After the sale, Katz started planning a 6-month trip to India and through a mutual friend was introduced to Sax, who had moved to India in the late 1980s to build out the financial data business at Capital IQ. Sax, who was now living in New York, had spent more than two decades understanding how to collect and analyze huge troves of data for the financial services industry. In 2018, the duo decided to launch H1 to bring big data to the healthcare industry. The name is derived from “the statistical representation of a true hypothesis” in scientific research, says Katz. If  an experiment has shown to be a new discovery, the hypothesis is H1 (versus H0, which is null). 

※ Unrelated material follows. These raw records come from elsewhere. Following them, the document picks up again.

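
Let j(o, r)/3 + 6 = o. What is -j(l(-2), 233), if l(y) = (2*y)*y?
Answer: -6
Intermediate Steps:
l(y) = 2*y²
j(o, r) = -18 + 3*o
-j(l(-2), 233) = -(-18 + 3*(2*(-2)²)) = -(-18 + 3*(2*4)) = -(-18 + 3*8) = -(-18 + 24) = -1*6 = -6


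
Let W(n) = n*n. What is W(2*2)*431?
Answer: 6896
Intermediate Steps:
W(n) = n²
W(2*2)*431 = (2*2)²*431 = 4²*431 = 16*431 = 6896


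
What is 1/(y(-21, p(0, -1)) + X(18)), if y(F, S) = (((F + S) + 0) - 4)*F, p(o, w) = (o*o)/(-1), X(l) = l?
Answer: 1/543 ≈ 0.0018416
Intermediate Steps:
p(o, w) = -o² (p(o, w) = o²*(-1) = -o²)
y(F, S) = F*(-4 + F + S) (y(F, S) = ((F + S) - 4)*F = (-4 + F + S)*F = F*(-4 + F + S))
1/(y(-21, p(0, -1)) + X(18)) = 1/(-21*(-4 - 21 - 1*0²) + 18) = 1/(-21*(-4 - 21 - 1*0) + 18) = 1/(-21*(-4 - 21 + 0) + 18) = 1/(-21*(-25) + 18) = 1/(525 + 18) = 1/543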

“We both are deeply involved at the strategic level,” says Katz, but on the day-to-day “it’s really divide and conquer.” Sax oversees the data platform, while Katz handles the other aspects of the business, including sales, marketing and finance. Since 2020, the company headcount in the U.S. has grown from 10 to 188 people, along with hundreds of international employees (Katz declined to provide the specific numbers). Today H1 includes information on 160 million peer-reviewed publications, 350,000 clinical trials and $8 billion in medical claims, among many other data points. 

With the funding, H1 plans to continue growing its global doctor network. While the platform includes doctors from “every country in the world and continent,” says Katz, the company is looking to expand in Latin America, Africa and Asia. Part of the issue is that in some countries there are very few websites to scrape doctor information from, says Katz, citing the island nation of Madagascar as an example. H1 is also growing its network of “claimed profiles,” meaning where the doctor is actively engaged in updating the information. The company has more than 100 clients and earlier this year acquired Carevoyance to expand its customer reach into the medical device market. Katz says annual recurring revenue has increased 250% year-over-year, but declined to give specific revenue numbers. 

H1 has also been able to build out new product features in response to market changes, like when the FDA released new guidance to enhance the diversity of clinical trial populations in November of last year. The company quickly spun up features using Medicare, Medicaid and other data sources to provide demographic information about the patients an individual doctor sees. “There’s nothing else out there to solve it, because it’s a really hard data problem to pull this all together,” says Katz. “This is honestly the proudest I’ve been in my career. It directly impacts the patient, it’s good for society and it’s more inclusive medicine.” 

When Katz talks about the future of the company, he isn’t just looking a few years ahead, but a decade on, which is when he hopes that patients, health insurers and other startups will all be using H1 to find the best doctors. “There’s a lot of old fashioned broken stuff with the [healthcare] system. But the people within the system are not the system,” he says. “They’re really hungry and thirsty for something new to help them operate in a smarter way.”